Lane's explanatory apparatus seems to suggest that the murder rate is, and will continue to be, rather intractable. There are a good many people who think otherwise; and they can point to what has happened in the last few years to back them up. My own view is that it is far too early to tell whether the police chiefs or the skeptics are right. One point, however, does seem clear. There has been a dramatic improvement in Lane's larger picture--a decline in many of the other forms of intentional killing. Capital punishment is still around (especially in Texas); but killing by the police has declined. There are certainly hate crimes, including murder; but they are scattered events, not systematic or genocidal. Lynching is gone; and the bombings and killings of civil rights workers of the 1950s and 1960's is ancient history; murder "as social policy" in the south became "bankrupt" with the success of the civil rights movement (p. 264). "Ethnic cleansing" is not unknown to American history (as the native peoples can attest); but those days, too, seem to be over.  There is a wealth of information in this book. The work is careful, thorough, and as rigorous as the subject and our feeble stock of data permit. I also found Lane's interpretations and explanations on the whole persuasive. Not everyone will, of course, agree. But Lane certainly makes the case for attention to history-- the time-dimension could greatly enrich the debates among criminologists and others about the causes and cures of violent crime.
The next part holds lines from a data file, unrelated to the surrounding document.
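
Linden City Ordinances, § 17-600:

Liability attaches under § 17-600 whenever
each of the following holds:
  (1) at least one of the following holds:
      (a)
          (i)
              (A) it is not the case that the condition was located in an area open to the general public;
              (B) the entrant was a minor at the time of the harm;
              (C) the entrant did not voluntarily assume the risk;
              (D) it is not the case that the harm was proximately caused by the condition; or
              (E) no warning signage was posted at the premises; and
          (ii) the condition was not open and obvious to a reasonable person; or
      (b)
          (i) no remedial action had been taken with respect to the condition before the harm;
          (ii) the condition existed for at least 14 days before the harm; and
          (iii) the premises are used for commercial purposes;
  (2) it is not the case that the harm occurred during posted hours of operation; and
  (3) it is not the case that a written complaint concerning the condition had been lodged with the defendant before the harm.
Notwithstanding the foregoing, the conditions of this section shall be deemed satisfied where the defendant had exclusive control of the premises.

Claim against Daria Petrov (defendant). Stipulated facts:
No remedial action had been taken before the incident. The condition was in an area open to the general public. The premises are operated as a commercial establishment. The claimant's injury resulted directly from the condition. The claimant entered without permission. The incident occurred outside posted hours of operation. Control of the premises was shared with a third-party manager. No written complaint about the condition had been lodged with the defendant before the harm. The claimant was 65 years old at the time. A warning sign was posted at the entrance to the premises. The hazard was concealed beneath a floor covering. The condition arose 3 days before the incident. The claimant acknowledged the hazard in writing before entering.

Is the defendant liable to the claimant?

(A) not (public area) — not satisfied.
(B) entrant a minor — not satisfied.
(C) no assumed risk — not met.
(D) not (proximate cause) — not satisfied.
(E) no signage posted — not satisfied.
So (i) is not satisfied (F OR F OR F OR F OR F).
(ii) not open/obvious — met.
So (a) is not satisfied (F AND T).
(i) no remedial action — met.
(ii) condition ≥14 days old — fails.
(iii) commercial use — holds.
(b) = T AND F AND T = false.
(1): F OR F → false.
(2) not (during posted hours) — met.
(3) not (complaint lodged) — holds.
Overall: F AND T AND T → false.
Exception (exclusive control) — not satisfied.
Result: main false OR exception false → false.

No — not liable.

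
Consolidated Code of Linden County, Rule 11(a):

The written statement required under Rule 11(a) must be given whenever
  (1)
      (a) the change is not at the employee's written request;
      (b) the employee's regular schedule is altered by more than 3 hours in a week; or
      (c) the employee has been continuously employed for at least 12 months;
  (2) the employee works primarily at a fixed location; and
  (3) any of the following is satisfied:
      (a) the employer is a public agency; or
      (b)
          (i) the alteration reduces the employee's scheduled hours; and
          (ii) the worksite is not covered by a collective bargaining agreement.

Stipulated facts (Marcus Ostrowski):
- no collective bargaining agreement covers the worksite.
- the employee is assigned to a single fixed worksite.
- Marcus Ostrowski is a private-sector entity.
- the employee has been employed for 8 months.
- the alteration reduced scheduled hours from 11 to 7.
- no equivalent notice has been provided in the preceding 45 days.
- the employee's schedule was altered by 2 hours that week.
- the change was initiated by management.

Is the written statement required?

(a) not employee-requested — satisfied.
(b) schedule shift > 3h — not met.
(c) tenure ≥ 12 mo. — not satisfied.
(1) = T OR F OR F = true.
(2) fixed location — met.
(a) public agency — not satisfied.
(i) hours reduced — satisfied.
(ii) no CBA — satisfied.
(b): T AND T → true.
(3) = F OR T = true.
Overall = T AND T AND T = true.

Yes — required.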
There is material, too, to fuel the debates on state-sanctioned killing,
though Lane has less to say at the end about causes and cures than he does about other kinds of murder. All and all, this is really good work: thoughtful, insightful, illuminating. It fills a real gap in the literature. I had very few bones to pick, some of them trivial (does Lane really think Lizzie Borden was innocent?). A more serious problem is weak and sketchy annotation. Lane has read widely and researched broadly; but he does not share his erudition with the reader. There are no footnotes or endnotes; there is a short list of books consulted for each chapter, but this list is obviously incomplete, and sometimes not very helpful. I appreciate the fact that Lane wanted his book to be readable and accessible. But it is also a book for specialists, and the specialists need more of the usual help than somebody (whether Lane or his publisher) was willing to give.

Lane's MURDER IN AMERICA, nonetheless, is essential reading for all serious students of crime, social history, and law.